世界の未来を破滅させるため、自分の魂を捧げる決意。彼の詳しい事情は知らないから何が彼をそこまで駆り立てたのかはわからないが、そんな決意、悲しすぎた。できるなら、救いたかった。
ああ考え出すと止まらない。
ヒューゴは草原で一人、頭を掻き回した。
精神的に参っている。
紋章が騒ぐのだ。制御しきれずにいる。だからこうして、万が一に備えて人気の無い草原に一人でいるわけなのだが。
溜め息と共にゆったりと瞬きをした。
「ひっ……」
開いた目に映ったものを見て、小さく悲鳴をあげる。世界が、灰色だ。
嫌だ、嫌だと首を振って後ろに足を引いた。
幻に決まっている。弱った自分の心が作り出した幻だ。
言い聞かせながらも息が荒くなっていた。
(熱い……。右手が、熱い)
紋章が鈍く光って、力を放出したがっているのがわかる。

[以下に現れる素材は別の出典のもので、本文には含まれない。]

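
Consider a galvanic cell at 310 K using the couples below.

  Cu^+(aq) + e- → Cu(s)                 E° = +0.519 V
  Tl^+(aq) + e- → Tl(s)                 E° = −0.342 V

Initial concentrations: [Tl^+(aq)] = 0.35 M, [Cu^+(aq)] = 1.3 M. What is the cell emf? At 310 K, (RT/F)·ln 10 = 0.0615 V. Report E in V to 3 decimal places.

The Cu⁺/Cu couple has the more positive E°, so it is the cathode; Tl⁺/Tl is the anode.
E°cell = E°cat − E°an = +0.519 − (−0.342) = +0.861 V; n = 1.
The balanced reaction is Cu^+(aq) + Tl(s) → Cu(s) + Tl^+(aq), so Q = [Tl^+(aq)] / [Cu^+(aq)] = 0.269 and log Q = −0.570.
E = E° − (0.0615/n)·log Q = +0.861 − (0.0615/1)(−0.570) = +0.896 V.

+0.896 V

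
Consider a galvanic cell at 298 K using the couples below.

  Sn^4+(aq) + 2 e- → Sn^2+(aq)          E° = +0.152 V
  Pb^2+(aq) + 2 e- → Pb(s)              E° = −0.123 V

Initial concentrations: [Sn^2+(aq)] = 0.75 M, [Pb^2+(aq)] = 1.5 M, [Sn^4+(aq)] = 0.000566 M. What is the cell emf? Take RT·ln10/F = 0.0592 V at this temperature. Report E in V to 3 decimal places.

Since E°(Sn⁴⁺/Sn²⁺) > E°(Pb²⁺/Pb), Sn⁴⁺/Sn²⁺ serves as the cathode.
E°cell = E°cat − E°an = +0.152 − (−0.123) = +0.275 V; n = 2.
The balanced reaction is Sn^4+(aq) + Pb(s) → Sn^2+(aq) + Pb^2+(aq), so Q = ([Sn^2+(aq)]·[Pb^2+(aq)]) / [Sn^4+(aq)] = 1.99×10^3 and log Q = 3.298.
E = E° − (0.0592/n)·log Q = +0.275 − (0.0592/2)(3.298) = +0.177 V.

+0.177 V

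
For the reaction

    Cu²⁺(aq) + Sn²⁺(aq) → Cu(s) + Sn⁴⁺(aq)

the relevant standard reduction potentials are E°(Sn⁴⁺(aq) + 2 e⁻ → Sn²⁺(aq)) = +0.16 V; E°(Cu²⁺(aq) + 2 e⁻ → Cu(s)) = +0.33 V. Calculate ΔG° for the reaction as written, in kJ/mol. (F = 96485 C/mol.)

−32.8 kJ/mol

In the reaction as written Cu²⁺(aq) is reduced, so the Cu²⁺/Cu couple is the cathode and Sn⁴⁺/Sn²⁺ is the anode.
E°cell = +0.33 − (+0.16) = +0.17 V; balancing electrons gives n = 2.
ΔG° = −nFE°cell = −(2)(96485)(+0.17) J/mol = −32.8 kJ/mol.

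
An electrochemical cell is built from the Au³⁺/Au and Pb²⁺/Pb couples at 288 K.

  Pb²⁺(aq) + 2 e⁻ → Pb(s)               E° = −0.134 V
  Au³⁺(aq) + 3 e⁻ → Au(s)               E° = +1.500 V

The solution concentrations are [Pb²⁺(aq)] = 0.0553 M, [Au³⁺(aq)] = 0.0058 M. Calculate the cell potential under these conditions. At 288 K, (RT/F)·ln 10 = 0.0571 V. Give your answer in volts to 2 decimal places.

Since E°(Au³⁺/Au) > E°(Pb²⁺/Pb), Au³⁺/Au serves as the cathode.
E°cell = +1.500 − (−0.134) = +1.634 V, with n = 6 electrons transferred.
The balanced reaction is 2 Au³⁺(aq) + 3 Pb(s) → 2 Au(s) + 3 Pb²⁺(aq), so Q = [Pb²⁺(aq)]^3 / [Au³⁺(aq)]^2 = 5.03 and log Q = 0.701.
By the Nernst equation, E = +1.634 − (0.0571/6)·(0.701) = +1.63 V.

+1.63 V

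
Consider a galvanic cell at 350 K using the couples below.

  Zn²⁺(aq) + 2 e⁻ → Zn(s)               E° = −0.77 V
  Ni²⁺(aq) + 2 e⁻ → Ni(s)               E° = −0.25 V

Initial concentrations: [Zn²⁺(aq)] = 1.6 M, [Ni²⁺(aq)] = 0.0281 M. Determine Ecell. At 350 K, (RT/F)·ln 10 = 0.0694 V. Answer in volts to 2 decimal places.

The Ni²⁺/Ni couple has the more positive E°, so it is the cathode; Zn²⁺/Zn is the anode.
E°cell = E°cat − E°an = −0.25 − (−0.77) = +0.52 V; n = 2.
The balanced reaction is Ni²⁺(aq) + Zn(s) → Ni(s) + Zn²⁺(aq), so Q = [Zn²⁺(aq)] / [Ni²⁺(aq)] = 56.9 and log Q = 1.755.
E = E° − (0.0694/n)·log Q = +0.52 − (0.0694/2)(1.755) = +0.46 V.

+0.46 V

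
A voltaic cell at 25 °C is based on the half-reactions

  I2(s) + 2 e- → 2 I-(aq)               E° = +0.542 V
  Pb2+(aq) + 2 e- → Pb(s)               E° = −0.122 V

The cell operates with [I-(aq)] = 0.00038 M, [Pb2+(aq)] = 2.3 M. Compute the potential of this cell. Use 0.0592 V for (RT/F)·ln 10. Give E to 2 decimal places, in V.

+0.86 V

Since E°(I₂/I⁻) > E°(Pb²⁺/Pb), I₂/I⁻ serves as the cathode.
E°cell = E°cat − E°an = +0.542 − (−0.122) = +0.664 V; n = 2.
Balancing gives I2(s) + Pb(s) → 2 I-(aq) + Pb2+(aq); hence Q = [I-(aq)]^2·[Pb2+(aq)] = 3.32×10^−7 (log Q = −6.479).
By the Nernst equation, E = +0.664 − (0.0592/2)·(−6.479) = +0.86 V.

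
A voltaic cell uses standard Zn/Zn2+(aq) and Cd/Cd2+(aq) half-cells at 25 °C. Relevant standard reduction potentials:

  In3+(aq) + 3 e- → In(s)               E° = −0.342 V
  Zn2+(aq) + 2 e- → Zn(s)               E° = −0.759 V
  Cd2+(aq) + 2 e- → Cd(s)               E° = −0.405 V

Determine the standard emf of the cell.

Of the two couples in this cell, the one with the more positive reduction potential is reduced at the cathode: here that is Cd²⁺/Cd (−0.405 V); Zn²⁺/Zn (−0.759 V) is the anode.
E°cell = E°(cathode) − E°(anode) = −0.405 − (−0.759) = +0.354 V.

+0.354 V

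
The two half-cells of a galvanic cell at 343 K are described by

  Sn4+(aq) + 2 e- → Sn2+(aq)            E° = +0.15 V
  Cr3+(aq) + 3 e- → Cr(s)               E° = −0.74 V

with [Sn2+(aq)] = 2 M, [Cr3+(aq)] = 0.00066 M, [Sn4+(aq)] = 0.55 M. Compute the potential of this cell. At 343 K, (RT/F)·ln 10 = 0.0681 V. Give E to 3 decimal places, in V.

Since E°(Sn⁴⁺/Sn²⁺) > E°(Cr³⁺/Cr), Sn⁴⁺/Sn²⁺ serves as the cathode.
E°cell = E°cat − E°an = +0.15 − (−0.74) = +0.89 V; n = 6.
Balancing gives 3 Sn4+(aq) + 2 Cr(s) → 3 Sn2+(aq) + 2 Cr3+(aq); hence Q = ([Sn2+(aq)]^3·[Cr3+(aq)]^2) / [Sn4+(aq)]^3 = 2.09×10^−5 (log Q = −4.679).
By the Nernst equation, E = +0.89 − (0.0681/6)·(−4.679) = +0.943 V.

+0.943 V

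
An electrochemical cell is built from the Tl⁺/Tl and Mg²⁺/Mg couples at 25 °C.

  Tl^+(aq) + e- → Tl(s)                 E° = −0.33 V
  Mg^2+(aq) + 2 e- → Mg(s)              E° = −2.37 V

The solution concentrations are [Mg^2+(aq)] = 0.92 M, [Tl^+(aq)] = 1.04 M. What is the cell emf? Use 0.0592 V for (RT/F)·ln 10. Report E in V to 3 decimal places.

+2.042 V

Tl⁺/Tl is reduced (cathode, E° = −0.33 V) and Mg²⁺/Mg is oxidized (anode).
E°cell = E°cat − E°an = −0.33 − (−2.37) = +2.04 V; n = 2.
For the overall reaction 2 Tl^+(aq) + Mg(s) → 2 Tl(s) + Mg^2+(aq), Q = [Mg^2+(aq)] / [Tl^+(aq)]^2 = 0.851, giving log Q = −0.070.
E = E° − (0.0592/n)·log Q = +2.04 − (0.0592/2)(−0.070) = +2.042 V.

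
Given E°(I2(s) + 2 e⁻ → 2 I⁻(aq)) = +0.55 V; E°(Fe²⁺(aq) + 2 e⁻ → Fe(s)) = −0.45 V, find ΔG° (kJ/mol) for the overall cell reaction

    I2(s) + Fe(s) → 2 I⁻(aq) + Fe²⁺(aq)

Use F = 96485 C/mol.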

もうヒューゴには暴走を止められないと、なんとなく予感した。
ならばせめて最小限に食い止めようと集中した。
「ヒューゴ」
突然掛けられた声に、ヒューゴは勢いをつけて振り向いた。
世界はいつの間にか色を取り戻している。
おかげで彼の鮮やかな赤がよく見える。
「来るな!!」
ああ、でも、間に合わない。
右手から力が放たれる。
ヒューゴは叫んだ。何を叫んだのかはわからない。
意味の無い絶叫かもしれない。絶望の慟哭かも。
或いは、その人の名前だったろうか。
───彼のいない世界なんて、居たくない。